In November 2015, five Planned Parenthood affiliates and seven Jane Doe plaintiffs filed a federal class action seeking to preserve Medicaid coverage for birth control, cancer screenings and other non-abortion related health services that could affect as many as 11,000 people in Texas.
The full New Orleans-based federal appeals court agreed to hear the case, which challenges a February 2017 preliminary injunction issued by U.S. District Judge Sam Sparks in Austin.
Sparks found that Texas Health and Human Services Commission “likely acted to disenroll qualified health care providers from Medicaid without cause” and that doing so would violate Medicaid recipients’ rights and disrupt the care of thousands of patients.
The three-judge Fifth Circuit panel – which included Judges Edith Jones and Grady Jolly, both Reagan appointees, and Judge Catharina Haynes, an appointee of George W. Bush – sent the case back to Judge Sparks for review in a January order, saying Sparks hadn’t followed the proper standard in his decision to issue the injunction and that he should examine more closely whether Planned Parenthood clinic staff members are “qualified” under Medicaid’s medical and ethical standards. The ruling also asked the court to take a closer look at the issue, which led to Tuesday’s full-court hearing.

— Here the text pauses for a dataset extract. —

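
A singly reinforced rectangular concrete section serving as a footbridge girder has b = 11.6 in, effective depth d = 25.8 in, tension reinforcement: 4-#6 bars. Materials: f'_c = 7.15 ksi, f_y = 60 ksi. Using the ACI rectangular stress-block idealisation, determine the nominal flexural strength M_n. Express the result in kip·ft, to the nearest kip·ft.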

Judge Sparks’ injunction noted that investigations into the state’s allegations came up empty and said the sensational details, including “secretly recorded video, fake names, a grand jury indictment, [and] congressional investigations,” added up to “a best-selling novel rather than a case concerning the interplay of federal and state authority through the Medicaid program.”
The Fifth Circuit’s January ruling, however, found that Planned Parenthood Gulf Coast has sold tissue for outside research and directed Sparks to give greater consideration to state findings on whether clinic staff members are “qualified” under Medicaid’s medicinal and ethical standards.
The appeals court judges said that Texas’ investigation of the videos found that Planned Parenthood had “violated ‘generally accepted medical standards, and thus [was] not qualified to provide medical services.’”
In 2017 the Fifth Circuit issued a split 7-7 decision on whether Louisiana could withhold Medicaid funding from Planned Parenthood, which ultimately upheld a district court ruling preserving the funding. In December, the Supreme Court ruled against the state’s appeal.
In a statement after Tuesday’s hearing, the Texas Attorney General’s office said Hawkins’ oral arguments made clear that individual Medicaid recipients cannot use lawsuits to force taxpayer funding of Planned Parenthood.
“As the raw footage makes clear, Planned Parenthood is an ethically-challenged organization at best,” Hawkins said in the statement. “This is exactly why Texas made the perfectly legal decision to strip it of Medicaid funding.”
“Texans shouldn’t have to send any more precious tax dollars to such a morally bankrupt organization,” Hawkins added.
Planned Parenthood did not immediately reply Tuesday to a request for comment.